Ob die gesetzliche Krankenversicherung die Kosten für eine kieferorthopädische Behandlung übernimmt, wird vom Kieferorthopäden anhand des sogenannten KIG-Systems festgestellt (KIG = Kieferorthopädische Indikationsgruppen). Dieses System unterteilt 5 Schweregrade. Bei Patienten unter 18 Jahren werden die Behandlungskosten ab Schweregrad 3 (bis 5) übernommen. Auch bei Schweregrad 1 oder 2 kann eine Behandlung sinnvoll und gewünscht sein. Die Kosten müssen in diesem Fall jedoch privat getragen werden.

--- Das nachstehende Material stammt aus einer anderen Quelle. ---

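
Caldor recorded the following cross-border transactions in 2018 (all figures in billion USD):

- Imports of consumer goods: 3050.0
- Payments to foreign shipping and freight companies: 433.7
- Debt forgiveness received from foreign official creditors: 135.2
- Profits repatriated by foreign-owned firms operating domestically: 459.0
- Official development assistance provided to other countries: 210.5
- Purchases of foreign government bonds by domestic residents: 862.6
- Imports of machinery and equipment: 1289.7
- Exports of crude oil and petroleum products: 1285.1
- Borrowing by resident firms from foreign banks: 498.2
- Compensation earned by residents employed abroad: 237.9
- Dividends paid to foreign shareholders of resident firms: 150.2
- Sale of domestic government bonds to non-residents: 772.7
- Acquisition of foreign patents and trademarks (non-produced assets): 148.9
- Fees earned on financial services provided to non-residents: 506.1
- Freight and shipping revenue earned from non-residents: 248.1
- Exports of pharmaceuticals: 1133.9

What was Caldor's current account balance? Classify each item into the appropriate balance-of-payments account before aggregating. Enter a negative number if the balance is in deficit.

-2182.0

Goods: -1289.7 + 1285.1 + 1133.9 - 3050.0 = -1920.7
Services: 506.1 - 433.7 + 248.1 = 320.5
Primary income: 237.9 - 150.2 - 459.0 = -371.3
Secondary income: -210.5
Current account = (-1920.7) + 320.5 + (-371.3) + (-210.5) = -2182.0
(Excluded from the current account — capital account: debt forgiveness received from foreign official creditors 135.2, acquisition of foreign patents and trademarks (non-produced assets) 148.9; financial account: purchases of foreign government bonds by domestic residents 862.6, borrowing by resident firms from foreign banks 498.2, sale of domestic government bonds to non-residents 772.7.)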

Bei Patienten über 18 Jahren übernimmt die gesetzliche Krankenversicherung die Behandlungskosten nur in Ausnahmefällen. Es müssen schwerwiegende Kieferfehlstellungen vorliegen, für deren Korrektur chirurgische Maßnahmen erforderlich sind. In unserer Praxis haben Sie die Möglichkeit, hochwertige und ästhetische Materialien und Behandlungsmittel zu wählen, die über die Versorgungsleistung der gesetzlichen Krankenkassen hinausgehen und diese in sinnvoller Weise ergänzen. Dabei ist uns völlige Kostentransparenz wichtig. Damit die Kosten für Sie kalkulierbar bleiben, bieten wir allen unseren Patienten eine zinslose Ratenzahlung an.

Wir beraten Sie gerne in einem persönlichen Gespräch. Sie benötigen für die Erstberatung keine Überweisung.

Privat versicherte Patienten

Die Kostenübernahme durch Ihre private Krankenversicherung richtet sich nach Ihrem jeweiligen Versicherungstarif. Sofern der Kieferorthopäde eine medizinische Notwendigkeit festgestellt hat, werden die Behandlungskosten in der Regel von Ihrer Versicherung übernommen.

Wir unterstützen Sie gerne bei allen Fragen hinsichtlich der Abrechnung und Kostenerstattung.